Étienne Picher, responsable études et concertation pour la ligne Bordeaux-Espagne du TGV à RFF (Réseau ferré de France) tenait hier après-midi une réunion avec les élus landais concernés et le préfet des Landes. Réunion de concertation sur les différentes hypothèses de tracé que la société propose, entre Bordeaux et l'Espagne, sur l'ensemble des communes intéressées.
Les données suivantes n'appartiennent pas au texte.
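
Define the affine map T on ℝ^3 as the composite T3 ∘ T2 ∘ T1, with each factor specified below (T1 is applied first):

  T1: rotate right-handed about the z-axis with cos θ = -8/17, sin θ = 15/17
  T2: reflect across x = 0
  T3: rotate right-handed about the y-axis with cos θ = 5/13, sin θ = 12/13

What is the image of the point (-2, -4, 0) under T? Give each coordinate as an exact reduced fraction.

T(p) = (-380/221, 2/17, 912/221)

T1 rotate right-handed about the z-axis with cos θ = -8/17, sin θ = 15/17: (-2, -4, 0) → (76/17, 2/17, 0)
T2 reflect across x = 0: (76/17, 2/17, 0) → (-76/17, 2/17, 0)
T3 rotate right-handed about the y-axis with cos θ = 5/13, sin θ = 12/13: (-76/17, 2/17, 0) → (-380/221, 2/17, 912/221)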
Pour lui, « la situation évolue petit à petit, la plupart des collectivités trouvant un terrain de compromis pour tenir compte à la fois des conséquences des travaux sur le milieu naturel, de l'impact économique et paysager, de celui sur l'habitat ainsi que de l'équilibre financier général. »
Collectivités diviséesIl reste néanmoins trois zones où les avis présentés par les collectivités ont du mal à converger. Entre Bénesse-Maremne, soucieuse de réduire la segmentation de son territoire (où il y a déjà la RN 10, l'autoroute et la voie ferrée actuelle) en même temps que les effets acoustiques, et Tyrosse, désirant mieux protéger son habitat et ses entreprises. À Saint-Paul-lès-Dax, pas d'accord pour la ligne reliant la gare actuelle à la future LGV. Enfin, les exigences des deux communes de Roquefort et d'Arue ne sont pas compatibles.
Reste donc encore quelques points de vue à rapprocher, avant les prochaines échéances qui sont, le 14 juin, la réunion des comités territoriaux à Bordeaux, puis le 23 juin, toujours à Bordeaux, le comité de pilotage. Mené par le préfet de région, il arrêtera le projet de tracé qui sera ensuite soumis à la décision du ministre. Lequel tranchera fin 2011 ou au début de l'année 2012.